UUK certainly sees the possibility, even before the funding panel evidence is through. The 2014 Patterns and Trends in UK Higher Education, states that the decline in part-time and distance learning enrolments does not paint the full picture:

“Online courses such as MOOCs also represent more informal and accessible forms of distance learning being offered by universities that are not recorded in distance learning statistics.”

So there’s still a long way to come, but potential is there. While the limited reporting on MOOC participation currently suggests that these courses are most likely to be taken by those who are already graduates, the future for widening participation may still have a place.

MOOCs and “exaggerated promises”

Don’t expect things to move too quickly though. Very little in this sense manages to come from overnight change.

The hype and rhetoric around MOOCs that reached national and international press resulted in anti-climax and many an EdTech ‘told-you-so’, but a calmer long-term approach should be more useful for all involved.

On the other hand, shouldn’t we also take into account the fantastic opportunities available online that are deliberately not standardised?
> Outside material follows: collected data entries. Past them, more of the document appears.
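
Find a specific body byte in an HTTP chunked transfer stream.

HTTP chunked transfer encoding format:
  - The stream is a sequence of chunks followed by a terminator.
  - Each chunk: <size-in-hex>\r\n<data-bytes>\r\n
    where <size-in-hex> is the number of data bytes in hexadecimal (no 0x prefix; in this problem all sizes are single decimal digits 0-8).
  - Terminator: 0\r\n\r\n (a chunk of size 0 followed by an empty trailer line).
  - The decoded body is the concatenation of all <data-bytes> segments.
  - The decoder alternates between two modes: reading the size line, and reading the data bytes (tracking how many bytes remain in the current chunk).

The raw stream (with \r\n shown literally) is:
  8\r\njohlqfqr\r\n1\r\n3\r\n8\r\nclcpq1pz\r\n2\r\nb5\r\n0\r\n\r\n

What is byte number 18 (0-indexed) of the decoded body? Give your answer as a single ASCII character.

Chunk 1: stream[0..1]='8' size=0x8=8, data at stream[3..11]='johlqfqr' -> body[0..8], body so far='johlqfqr'
Chunk 2: stream[13..14]='1' size=0x1=1, data at stream[16..17]='3' -> body[8..9], body so far='johlqfqr3'
Chunk 3: stream[19..20]='8' size=0x8=8, data at stream[22..30]='clcpq1pz' -> body[9..17], body so far='johlqfqr3clcpq1pz'
Chunk 4: stream[32..33]='2' size=0x2=2, data at stream[35..37]='b5' -> body[17..19], body so far='johlqfqr3clcpq1pzb5'
Chunk 5: stream[39..40]='0' size=0 (terminator). Final body='johlqfqr3clcpq1pzb5' (19 bytes)
Body byte 18 = '5'

Answer: 5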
Courses that triumph community and collaboration over qualifications and careers? Lee Skallerup Bessette wasn’t keen on her MOOC experiences, yet she has found much to like (and learn) elsewhere online:

“From the Maker Movement to Learning to Code from Scratch, there are communities out there to support learners, rather than just transmit information to them. We can learn from each other, support one another, and share our trials and triumphs. Professional development doesn’t have to be expensive, didactic, and a chore anymore. It can be an opportunity to help your faculty, school, and students open up to the world.” [Source – Educating Modern Learners, “14 posts from 2014”]

There is room for all sorts of initiatives. And if both universities and students can benefit from online learning of whatever appearance, this is cause for celebration.

But, as Martin Weller states in his new book, “The Battle For Open“, most discussion around MOOCs has been within a framework of replacing university altogether. He explains that this “exaggerated promise” has led to resistance, rather than an interest in “the more nuanced reality they may offer”.

Online learning is just one part of higher education. It is growing and it is changing as it grows. If a computer can teach everything in one area, let it do the teaching. If it requires a vast and diverse community, host it online and let people explore.

Just make sure that focus is not lost on the areas that can or should thrive through face-to-face interaction. The idea isn’t simply to replace, since learning constitutes everything around us. Online isn’t the only way, just as face-to-face isn’t either. There are countless possibilities.

We are still working out what can be done and how to facilitate learning for the benefit of students and tutors. I can’t imagine innovations and ideas ever coming to a halt. Martin Weller warns that we must not abdicate responsibility and ownership. It is crucial that we continue to explore new learning opportunities rather than concede them to others.

That, for me, is the most important point. We’re learning how to learn to learn. It may get messy and meta. And that’s marvellous.